I have like no tools either. By the way, with the grand total costing 130+, how does it compare to the retail lights like Aquatic Life T5HO etc.... ?

It's looking good so far though!


----------



## J_T

sudz said:


> This is all done! My Crypts and Anubias are growing much faster. So is my algae. I think I need to get to CO2.
> 
> I have the driver set to 1000mah max, even though the lights can handle 1300. I did this for thermal reasons, and also the fact that i'm not running CO2.
> 
> It is subjectively 2-3 times brighter than 108 watts of T5HO. Wish I had a Par Meter!
> 
> The Heatsync is inadequate. This is sad, because the LED's are permanently attached to it. I've added 3 40mm fans and a 12 volt wall wort. Because the box isn't vented, its still quite quiet. It's allowed me to run the lights at 800-900mah sustained, and the heatsync is just hot to the touch (uncomfortable to hold it for prolonged periods)
> 
> I'll need to jury rig something, or maybe vent/actively cool the entire enclosure to get the temperature lower if I want to crank it up to 1300mah. In the mean time, I'm VERY pleased with the light output from these babies. Just need some carpeting forground plants now!

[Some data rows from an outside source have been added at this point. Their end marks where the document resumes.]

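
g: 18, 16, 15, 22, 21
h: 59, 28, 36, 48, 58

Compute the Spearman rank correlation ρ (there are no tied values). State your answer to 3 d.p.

Rank g: 3, 2, 1, 5, 4
Rank h: 5, 1, 2, 3, 4
d = rank(g) − rank(h): -2, 1, -1, 2, 0; Σd² = 10
ρ = 1 − 6Σd² / [n(n²−1)] = 1 − 6×10 / (5×24) = 1 − 60/120 ≈ 0.500

0.500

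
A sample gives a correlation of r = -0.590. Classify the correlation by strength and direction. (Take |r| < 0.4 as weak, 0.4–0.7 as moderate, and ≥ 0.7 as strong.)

moderate negative

r = -0.590 < 0 so the relationship is negative.
|r| = 0.590, which falls in the moderate range.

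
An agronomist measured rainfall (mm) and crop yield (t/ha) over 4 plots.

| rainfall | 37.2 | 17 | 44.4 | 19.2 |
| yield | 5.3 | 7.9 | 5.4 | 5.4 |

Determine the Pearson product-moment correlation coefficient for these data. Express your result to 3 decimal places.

n = 4, Σx = 117.8, Σy = 24, Σx² = 4012.84, Σy² = 148.82, Σxy = 674.9
nΣxy − ΣxΣy = 2699.6 − 2827.2 = -127.6
nΣx² − (Σx)² = 16051.36 − 13876.84 = 2174.52; nΣy² − (Σy)² = 595.28 − 576 = 19.28
r = -127.6 / √(2174.52 × 19.28) = -127.6 / 204.7553 ≈ -0.623

-0.623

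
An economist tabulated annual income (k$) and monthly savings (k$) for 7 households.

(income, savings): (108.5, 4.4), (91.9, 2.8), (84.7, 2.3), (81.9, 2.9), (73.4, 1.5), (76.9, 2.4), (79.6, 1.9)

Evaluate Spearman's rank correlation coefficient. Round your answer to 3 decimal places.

0.750

Rank income: 7, 6, 5, 4, 1, 2, 3
Rank savings: 7, 5, 3, 6, 1, 4, 2
d = rank(income) − rank(savings): 0, 1, 2, -2, 0, -2, 1; Σd² = 14
ρ = 1 − 6Σd² / [n(n²−1)] = 1 − 6×14 / (7×48) = 1 − 84/336 ≈ 0.750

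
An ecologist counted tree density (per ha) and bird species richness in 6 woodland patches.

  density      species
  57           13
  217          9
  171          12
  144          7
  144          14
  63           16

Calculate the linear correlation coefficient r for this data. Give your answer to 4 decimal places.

n = 6, Σx = 796, Σy = 71, Σx² = 125020, Σy² = 895, Σxy = 8778
nΣxy − ΣxΣy = 52668 − 56516 = -3848
nΣx² − (Σx)² = 750120 − 633616 = 116504; nΣy² − (Σy)² = 5370 − 5041 = 329
r = -3848 / √(116504 × 329) = -3848 / 6191.1078 ≈ -0.6215

-0.6215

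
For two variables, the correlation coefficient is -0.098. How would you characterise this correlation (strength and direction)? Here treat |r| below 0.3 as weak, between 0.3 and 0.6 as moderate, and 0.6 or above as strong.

weak negative

r = -0.098 < 0 so the relationship is negative.
|r| = 0.098, which falls in the weak range.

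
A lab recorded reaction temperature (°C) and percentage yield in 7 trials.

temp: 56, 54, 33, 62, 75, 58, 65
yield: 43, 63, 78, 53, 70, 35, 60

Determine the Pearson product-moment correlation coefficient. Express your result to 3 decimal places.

-0.253

n = 7, Σx = 403, Σy = 402, Σx² = 24199, Σy² = 24436, Σxy = 22850
nΣxy − ΣxΣy = 159950 − 162006 = -2056
nΣx² − (Σx)² = 169393 − 162409 = 6984; nΣy² − (Σy)² = 171052 − 161604 = 9448
r = -2056 / √(6984 × 9448) = -2056 / 8123.1048 ≈ -0.253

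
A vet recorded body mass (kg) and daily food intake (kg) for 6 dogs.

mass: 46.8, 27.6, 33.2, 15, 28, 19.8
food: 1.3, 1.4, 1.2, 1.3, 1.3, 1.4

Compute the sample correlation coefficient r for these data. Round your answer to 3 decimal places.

-0.340

n = 6, Σx = 170.4, Σy = 7.9, Σx² = 5455.28, Σy² = 10.43, Σxy = 222.94
nΣxy − ΣxΣy = 1337.64 − 1346.16 = -8.52
nΣx² − (Σx)² = 32731.68 − 29036.16 = 3695.52; nΣy² − (Σy)² = 62.58 − 62.41 = 0.17
r = -8.52 / √(3695.52 × 0.17) = -8.52 / 25.0647 ≈ -0.340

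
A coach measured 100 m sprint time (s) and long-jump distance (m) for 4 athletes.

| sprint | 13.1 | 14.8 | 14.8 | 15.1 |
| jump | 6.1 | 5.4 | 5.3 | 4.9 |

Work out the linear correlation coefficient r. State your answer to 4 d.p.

-0.9565

n = 4, Σx = 57.8, Σy = 21.7, Σx² = 837.7, Σy² = 118.47, Σxy = 312.26
nΣxy − ΣxΣy = 1249.04 − 1254.26 = -5.22
nΣx² − (Σx)² = 3350.8 − 3340.84 = 9.96; nΣy² − (Σy)² = 473.88 − 470.89 = 2.99
r = -5.22 / √(9.96 × 2.99) = -5.22 / 5.4571 ≈ -0.9565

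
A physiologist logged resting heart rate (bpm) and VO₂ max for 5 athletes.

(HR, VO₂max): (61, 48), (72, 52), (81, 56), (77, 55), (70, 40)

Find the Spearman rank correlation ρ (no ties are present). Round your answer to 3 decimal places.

0.900

Rank HR: 1, 3, 5, 4, 2
Rank VO₂max: 2, 3, 5, 4, 1
d = rank(HR) − rank(VO₂max): -1, 0, 0, 0, 1; Σd² = 2
ρ = 1 − 6Σd² / [n(n²−1)] = 1 − 6×2 / (5×24) = 1 − 12/120 ≈ 0.900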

That heat sink has sunk all the heat it can handle! If it is in a closed in hood, the air around it will heat up. With no where to go, it will start to heat up like your oven. Stick two holes in the hood, stick a vent cover on it (stops light spill) and it can atleast vent some of the heat on its own. Better would be a couple holes above the hood, and heat will rise. Add a fan blowing fresh air in, and I bet the whole thing gets cooler!


----------



## sudz

You are 100% right. I took it off the top of the tank, turned it up side down (so the lights shining upwards) and they've been at 1000mah for 45 minutes, and the heatsync is almost COOL. I'm going to wire in an 8cm computer fan and drill some vent holes in the back of the enclosure. 

Also, I am blind. lol, these things are BRIGHT!


----------



## sudz

Some Photo's of the "finished"

Product

As an experiment, I have it upside down (facing up) with no fans on. The heatsync is warm after 15 minutes, but not as hot as it is with the fans on, while ontop of the tank. Definately going to have to vent it if I want to keep it cool.

FYI - My handywork is horrible. I mean, everything in here is from scratch, Limited to what I can do inside my apartment, etc... but yeah.

Also, I know its not mositure-proof wiring, however, there is glass infront of this and my fishtank. It's never gotten above 75% moisture, and its never consdensed. I used butt connectors for everything.

Off:









On:









fans:









Close up of LED's (off)










I'll take some better shots with my SLR, with set exposure to get you guys an impression of how bright these suckers are.


----------



## sudz

*2 year update*

Hi guys,

its been forever!

However, Just wanted to give a little update.

2 years later, these suckers are still going strong. I got rid of the T5HO light, and have been running it exlusively on LED's.

My only complaint would be these: The moisture inside has gotten to the dimmer, so sometimes the lights fade up and down (its a gradual thing, almost like clouds. I feel like its an eventual fire hazard, so I'll have to replace the dimmer, and find something a little more sealed.

During my Move into the house, I lost 2 out of 4 of my discus about a week later. It devastated me. Then for my brothers wedding in Cuba, I was gone for 8 days. I had a family member fish sitting (feeding every other day) I came home and I lost another discus while I was gone. A week later the last one died. With the decreased bio-load I converted the tank to a no maintenance tank - I lowered the lights to 700mah, Disabled the fans, and stopped CO2 injection. Got some zebra snails, and now I just have a few molly's and angels in there. It looks Meh, However, the lights are performing perfectly. 700mah seems to be the limit without fans.

I stuck the LED's on with just thermal adhesive - And its been perfect.

Although with the low light the only plants that are doing amazing (read: taking over my tank) are crypts, and I've split my Anubias multiple times.


----------



## damianrosario2000

Great! I tried my own led lighting with aluminum too, in my case I used regular chinese leds. You can put 1 every 10cm without getting it warm.


----------